Dans un contexte marqué par les débats autour du Health data hub en France, les ministres luxembourgeois ont clarifié la doctrine du pays : les données de santé sensibles doivent rester hébergées sur le territoire national, sous contrôle public, tout en conservant une capacité d’ouverture pour la recherche à l’échelle européenne.

La souveraineté pour les données sensibles comme seul mot d’ordre

Interrogés par des députés sur les choix d’hébergement des données de santé et les risques de dépendance vis-à-vis d’acteurs étrangers, le gouvernement luxembourgeois a clarifié sa position. Ce dernier défend un principe central, celui de la garantie de la maîtrise des infrastructures critiques et limiter les dépendances vis-à-vis d’acteurs étrangers, en particulier extra-européens.

Concrètement, cette stratégie repose sur un socle public, le GovCloud opéré par le Centre des technologies de l’information de l’État luxembourgeois (CTIE). Les principales institutions sanitaires, telles que le ministère de la Santé, l’Inspection générale de la sécurité sociale, ou l’Observatoire de la santé, y hébergent déjà leurs données. Le positionnement est explicite : les données hospitalières sensibles sont conservées dans des infrastructures sécurisées situées au Luxembourg.

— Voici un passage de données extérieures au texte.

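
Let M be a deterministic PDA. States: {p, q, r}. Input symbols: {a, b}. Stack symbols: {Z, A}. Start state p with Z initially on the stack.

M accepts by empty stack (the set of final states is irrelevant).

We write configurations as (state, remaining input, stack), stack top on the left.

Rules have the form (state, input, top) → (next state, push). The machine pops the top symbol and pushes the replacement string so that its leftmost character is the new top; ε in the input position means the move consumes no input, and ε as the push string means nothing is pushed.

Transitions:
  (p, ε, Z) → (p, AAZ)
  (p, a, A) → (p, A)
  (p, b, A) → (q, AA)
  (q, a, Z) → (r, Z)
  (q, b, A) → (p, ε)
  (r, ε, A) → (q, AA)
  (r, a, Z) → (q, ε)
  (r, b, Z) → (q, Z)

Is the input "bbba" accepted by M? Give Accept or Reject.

(p, bbba, Z) ⊢ (p, bbba, AAZ) ⊢ (q, bba, AAAZ) ⊢ (p, ba, AAZ) ⊢ (q, a, AAAZ)
No transition applies at (q, a, AAAZ); input not fully consumed.

Reject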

Pour les décideurs, cette approche vise à répondre directement aux préoccupations liées :

• aux risques d’accès extraterritorial,
• à la dépendance technologique,
• et à la continuité de service.

Le dossier patient au cœur du modèle souverain :

Le dossier de soins partagé (DSP) luxembourgeois illustre cette stratégie. Sa nouvelle génération, en lien avec l’Espace européen des données de santé (EHDS), sera désormais hébergée au sein des infrastructures publiques nationales.

Ce choix est structurant. En effet, il consacre le DSP comme actif souverain, au cœur de l’écosystème numérique de santé luxembourgeois. Pour les décideurs, cela traduit une évolution importante : désormais, les plateformes de données ne sont plus de simples outils techniques, mais des infrastructures critiques relevant de politiques publiques.

Un modèle hybride pour permettre la recherche à l’échelle européenne

Si la souveraineté est affirmée sur les données sensibles, le Luxembourg adopte une approche plus ouverte pour les usages de recherche. Les institutions comme le Luxembourg Institute of Health ou l’université du Luxembourg s’appuient sur :

• des infrastructures nationales,
• mais aussi des clouds localisés en Europe, notamment en Allemagne.

Ce modèle hybride permet de protéger les données sensibles, tout en facilitant les collaborations scientifiques internationales, et s’inscrit également pleinement  dans la logique du futur EHDS, qui repose sur la circulation encadrée des données à des fins de recherche.

Une alternative au modèle français :

Sans se positionner frontalement sur les choix français, le Luxembourg propose une alternative claire à l’hébergement des données de santé dans une solution américaine, permettant :

• une souveraineté opérationnelle sur les données critiques ;
• combinée à une interopérabilité européenne maîtrisée.

Cette approche évite une opposition binaire entre souveraineté et innovation. Elle reconnaît que certaines données doivent rester strictement sous contrôle national, tandis que d’autres usages nécessitent une ouverture pour créer de la valeur scientifique.

Vers un modèle reproductible ?

Au-delà du cas luxembourgeois, cette stratégie illustre une tendance émergente en Europe : la recherche d’un équilibre entre souveraineté, conformité réglementaire et performance scientifique. Dans ce contexte, la France semble progressivement converger vers une structuration comparable. Après plusieurs années de débats autour de l’hébergement du HDH, les pouvoirs publics ont engagé une réorientation stratégique visant à renforcer la maîtrise des infrastructures.

L’enjeu est désormais clairement identifié : sélectionner un hébergeur répondant à des exigences élevées en matière de sécurité et de souveraineté, notamment via la qualification SecNumCloud délivrée par l’Agence nationale de la sécurité des systèmes d’information. Cette évolution traduit une volonté de limiter les risques juridiques liés aux acteurs extra-européens, tout en maintenant la capacité d’exploiter les données à des fins de recherche.

Pour les décideurs, cette trajectoire marque un tournant : la France passe progressivement d’un modèle centré sur la performance technologique à une approche intégrant pleinement les enjeux de souveraineté, de conformité et de confiance.